# Question about sharpening a brand new Tanaka VG10 Damascus 210mm Gyuto



## testing123 (Apr 23, 2015)

Hey guys,

I Just acquired a new Tanaka VG10 Damascus 210mm Gyuto, and while the edge is pretty decent out of the box I definitely feel like it's not at its peak yet (it still rips paper towels when I try to slice it but does paper with no issue - haven't done tomato or onion test yet). I'm fairly new to Japanese knives, but do have the 1k/6k King combo stone. I'd like to take the Tanaka to the stone, but I was wondering if it was necessary for me to start with the 1k then go to the 6k, or should I just go to the 6k and follow up with some stropping? Any help would be appreciated, thanks!


----------



## CutFingers (Apr 23, 2015)

Congrats...Tanaka makes really good inexpensive knives. Use it till it feels dull then begin sharpening. Start on the 1k and move up to the 6k...Finer stones can polish the edge and make it more refined but it can also make them feel dull if you round out the edges.

So basically I'd take the knife...run it for 15-30 passes on each side of the 1k...then do the same with the 6k...after that strop the edge on the 6k...Then wrap newspaper around the 6k...strop on the paper and you should have a heckuva edge. Paper is great


----------



## chiffonodd (Apr 23, 2015)

Get a 220 - 400 grit stone and thin it out, then resharpen at 1K to set whatever angle you prefer and to remove any compromised steel from the factory edge, and then refine with the 6K


----------



## ThEoRy (Apr 23, 2015)

No need to go that low. Just do as I do with my Tanaka here.

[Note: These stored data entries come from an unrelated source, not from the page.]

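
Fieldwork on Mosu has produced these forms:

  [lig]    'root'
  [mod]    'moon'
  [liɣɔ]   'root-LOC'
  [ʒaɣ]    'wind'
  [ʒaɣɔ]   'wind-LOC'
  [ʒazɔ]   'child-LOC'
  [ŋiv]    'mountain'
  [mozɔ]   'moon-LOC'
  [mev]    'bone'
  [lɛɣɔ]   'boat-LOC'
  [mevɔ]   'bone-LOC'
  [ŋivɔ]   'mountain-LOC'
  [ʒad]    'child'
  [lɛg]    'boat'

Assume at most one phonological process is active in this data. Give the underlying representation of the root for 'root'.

/lig/

In [lig] and [liɣɔ] the final segment of 'root' alternates: [g] ~ [ɣ].
If /ɣ/ were underlying and a rule turned it into [g] in isolation, 'wind' would also alternate; but it has [ɣ] in both [ʒaɣ] and [ʒaɣɔ].
Therefore /g/ is basic and [ɣ] is derived by intervocalic spirantization (voiced stops become fricatives between vowels).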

[video=youtube;bMW5vJ4krPE]https://www.youtube.com/watch?v=bMW5vJ4krPE[/video]


----------



## brainsausage (Apr 23, 2015)

chiffonodd said:


> Get a 220 - 400 grit stone and thin it out, then resharpen at 1K to set whatever angle you prefer and to remove any compromised steel from the factory edge, and then refine with the 6K



If you were to go that route, you'd need to polish the thinning session with the 1K (or preferably an intermediary grit), otherwise there'd be some significant drag felt from the low grit finish IME.


----------



## testing123 (Apr 24, 2015)

Cool guys, thanks for the input. ..I guess I'll go ahead with a full (to me) sharpening job. I'll start with the 1k and will purchase a 400 for the next time. Thanks again!


----------



## daveb (Apr 24, 2015)

You'll no doubt get some scuff marks on the damascus finish. If you go to amazon and order some micro mesh pads you'll be ready to deal with that when you're done with your first sharpening. Wet/Dry sandpaper will also work but is harder to work with.


----------



## riba (Apr 24, 2015)

1000 grit will raise a bur pretty quickly on a tanaka vg10 in my experience, no need for a 400 grit. Have fun!


----------



## testing123 (Apr 24, 2015)

I'm looking forward to it. . The knife just came on Monday and I've only had time to sand down the choil and spine, and treat the handle with oil and wax. I figured I'd do all that before tackling the sharpening.


----------



## chiffonodd (Apr 24, 2015)

The 220 or 400 would be only for thinning if you wanted to, or taking care of any significant chips should there ever be one. but as you can see here many feel it is not necessary


----------



## chinacats (Apr 24, 2015)

If it's a decent edge, I see no reason to go before your 6k to begin...just wasting steel if it doesn't need it.


----------